Bereits seit meiner Grundschulzeit wurde mein Bildungsweg durch zusätzliche Maßnahmen im Sinne einer Förderung und des Nachteilsausgleiches stark beeinflusst. So kann ich Teile der Erfahrungen von Frau Dittmann Teilen, wenn es darum geht, das einzige Kind in einer Klasse zu sein, welches auf (offensichtliche) Fördermaßnahmen angewiesen ist. Dass dies zu Spannungen innerhalb der Klasse und zu Unverständnis führen kann, kann ich ebenfalls bestätigen. Gerade hier ist es wichtig, als Lehrkraft nicht nur den „medizinischen Aspekt“ der Behinderung zu im Auge zu haben und zu befördern, sondern solchen Spannungen gezielt durch Kommunikation mit Eltern, und Schüler*innen vorbeugen und begegnen zu können. In meinem Fall kann ich als Beispiel anführen, dass als eine Maßnahme zum Nachteilsausgleich eine Zeitzugabe beim Schreiben von Klausuren und auch des Abiturs gewährt wurden. Dies führte zu Unverständnis bei einigen Mitschüler*innen. Daraufhin trat dann das besonnene Handeln einiger meiner Lehrkräfte zu Tage, welche dieses Problem offen kommunizierten und diese Spannung zum Thema eines gelenkten Diskurses innerhalb der Klasse machen konnten. Für mich veranschaulicht diese Tatsache, dass der sensible Dialog und das Gespür für das Gruppenklima innerhalb einer Klasse wichtiger sein können, als das penible Umsetzen eines medizinisch orientierten Nachteilsausgleiches. Als angehende Lehrkraft möchte ich diesem Prinzip unbedingt Rechnung tragen.

 

  1. In der Vorlesung wurde auch die Perspektive von Eltern angesprochen. Bitte schauen Sie sich das Video zum Engagement von Eltern (Gespräch mit Elke Gerdes) an: https://uni-bremen.de/themen/engagement-von-eltern/:
    Welche Meinung haben Sie zum Elternwahlrecht? Was sind Vor- und Nachteile?, Welche Bedeutsamkeit messen Sie der Zusammenarbeit mit Eltern bei und was sind zentrale Gelingensbedingungen? (zum Weiterlesen: Wocken, 2017)
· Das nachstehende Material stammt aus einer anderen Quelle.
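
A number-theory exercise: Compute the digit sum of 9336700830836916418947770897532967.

175

9+3+3+6+7+0+0+8+3+0+8+3+6+9+1+6+4+1+8+9+4+7+7+7+0+8+9+7+5+3+2+9+6+7 = 175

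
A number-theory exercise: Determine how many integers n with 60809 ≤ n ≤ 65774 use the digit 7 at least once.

The integers in [60809, 65774] that use the digit 7 at least once: 60817, 60827, 60837, 60847, 60857, 60867, …, 65773, 65774.
1329 qualify.

1329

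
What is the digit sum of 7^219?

7^219 = 119253398129015615049229050248495123586807337634608518869906750642558265602538971768162259184851907536372844127015285090556925927615253990061103188138818174355040265448112405384170533143
Sum of its 186 digits: 793.

793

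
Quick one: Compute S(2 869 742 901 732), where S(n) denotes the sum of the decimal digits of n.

60

2+8+6+9+7+4+2+9+0+1+7+3+2 = 60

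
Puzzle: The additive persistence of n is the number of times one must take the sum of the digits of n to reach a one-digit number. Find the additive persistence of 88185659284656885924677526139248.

3

88185659284656885924677526139248 → 177 → 15 → 6 (3 steps)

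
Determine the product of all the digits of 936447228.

580608

9×3×6×4×4×7×2×2×8 = 580608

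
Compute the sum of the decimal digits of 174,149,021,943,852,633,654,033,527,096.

122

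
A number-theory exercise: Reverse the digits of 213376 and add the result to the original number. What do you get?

886688

Reverse of 213376 is 673312.
213376 + 673312 = 886688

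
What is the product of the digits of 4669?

4×6×6×9 = 1296

1296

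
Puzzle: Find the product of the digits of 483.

96

4×8×3 = 96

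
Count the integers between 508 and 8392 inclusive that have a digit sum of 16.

557

The integers in [508, 8392] that have a digit sum of 16: 529, 538, 547, 556, 565, 574, …, 8341, 8350.
557 qualify.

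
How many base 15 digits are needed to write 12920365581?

12920365581 in base 15 is 509471706, which has 9 digits.

9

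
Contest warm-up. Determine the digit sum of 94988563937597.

92

9+4+9+8+8+5+6+3+9+3+7+5+9+7 = 92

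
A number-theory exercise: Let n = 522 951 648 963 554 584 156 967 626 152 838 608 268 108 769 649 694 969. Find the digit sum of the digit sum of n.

First digit sum: 289.
2+8+9 = 19.

19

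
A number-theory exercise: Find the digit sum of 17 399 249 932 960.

1+7+3+9+9+2+4+9+9+3+2+9+6+0 = 73

73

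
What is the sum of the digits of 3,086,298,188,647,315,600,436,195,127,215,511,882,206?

164

3+0+8+6+2+9+8+1+8+8+6+4+7+3+1+5+6+0+0+4+3+6+1+9+5+1+2+7+2+1+5+5+1+1+8+8+2+2+0+6 = 164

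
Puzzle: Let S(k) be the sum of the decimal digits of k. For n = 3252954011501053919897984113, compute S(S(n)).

7

First digit sum: 115.
1+1+5 = 7.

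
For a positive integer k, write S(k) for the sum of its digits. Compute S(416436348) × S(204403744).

S(416436348) = 4+1+6+4+3+6+3+4+8 = 39.
S(204403744) = 2+0+4+4+0+3+7+4+4 = 28.
39 · 28 = 1092.

1092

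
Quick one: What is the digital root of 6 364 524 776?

6+3+6+4+5+2+4+7+7+6 = 50
5+0 = 5

5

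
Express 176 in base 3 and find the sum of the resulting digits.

6

176 in base 3 is 20112.
Digit sum: 2+0+1+1+2 = 6.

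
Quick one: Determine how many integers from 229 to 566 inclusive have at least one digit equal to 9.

61

The integers in [229, 566] that have at least one digit equal to 9: 229, 239, 249, 259, 269, 279, …, 549, 559.
61 qualify.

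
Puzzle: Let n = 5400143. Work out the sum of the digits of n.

17

5+4+0+0+1+4+3 = 17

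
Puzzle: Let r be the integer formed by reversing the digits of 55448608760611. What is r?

Reversing 55448608760611 gives 11606780684455.

11606780684455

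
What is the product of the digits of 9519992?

9×5×1×9×9×9×2 = 65610

65610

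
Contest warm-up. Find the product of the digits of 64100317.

0

6×4×1×0×0×3×1×7 = 0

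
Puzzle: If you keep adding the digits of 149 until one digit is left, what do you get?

5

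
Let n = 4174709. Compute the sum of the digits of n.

32

4+1+7+4+7+0+9 = 32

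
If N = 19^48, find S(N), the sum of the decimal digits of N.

262

19^48 = 23997878253756106444997335735942416102218125380085922630082241
Sum of its 62 digits: 262.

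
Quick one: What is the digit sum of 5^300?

955

5^300 = 490909346529772655309577195498627564297521551249944956511154911718710525472171585646009788403733195227718357156513187851316791861042471890280751482410896345225310546445986192853894181098439730703830718994140625
Sum of its 210 digits: 955.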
Das Elternwahlrecht, wie es bei Wocken definiert wird, nämlich als Recht der Eltern „zwischen einer inklusiven Unterrichtung an einer allgemeinen Schule und einem Unterricht an einer separierenden Sonder- oder Förderschule frei zu wählen.“ (Wocken, 2017, S. 1) ist in jedem Fall in Teilen zu befürworten. Eltern diesbezüglich teilweise ein Bestimmungsrecht einzuräumen ergibt insofern Sinn, als das Eltern im Regelfall als Bezugsperson am nächsten an ihren Kindern sind und daher auch oft am besten deren Bedürfnisse identifizieren können. Dies gilt auch für Kinder mit gesondertem Förderbedarf, die Regelschulen besuchen und denen sonst der Weg in eine andere Schulform verwehrt wäre. Gleichwohl liegt es aber nahe, dass Eltern auf der anderen Seite Fehleinschätzungen treffen können, was den pädagogischen Aspekt der Beschulung angeht, welcher über die bloßen Bedürfnisse des Kindes hinausgeht. Damit ist klar, dass ein alleiniges Entscheidungsrecht der Eltern außer Frage steht, da Eltern naturgemäß nicht über bestimmte Kompetenzen verfügen, um ein alleiniges Urteil fällen zu können. Dies gilt aber auch für alle anderen beteiligten Personen und Institutionen. Es stellt sich also nicht die Frage ob, sondern inwieweit, Eltern ein Wahlrecht eingeräumt werden sollte. Da viele Instanzen von einem Entscheidungsprozess zu Schulwahl betroffen sind, ergibt es auch hier Sinn, diese Entscheidung auch im Dialog zu fällen. Eine feste Instanz sollte hierbei selbstverständlich auch das Kind selbst sein. So könnte man argumentieren, dass das endgültige Wahlrecht durchaus bei Eltern liegen sollte um ihr Grundrecht auf die Erziehung ihres Kindes nach dem deutschen Grundgesetz zu wahren (vgl. Wocken, 2017, S. 1). Dennoch muss die Entscheidungsfindung so vielseitig wie möglich gestaltet werden, um eine sinnvolle Lösung zu erzielen.

 

 

Verwendete Literatur

Waldschmidt, A. (2005). Disability Studies: individuelle, sozial und/oder kulturelles Modell von Behinderung? In: Psychologie und Gesellschaftskritik, 29 (1), S. 9-31.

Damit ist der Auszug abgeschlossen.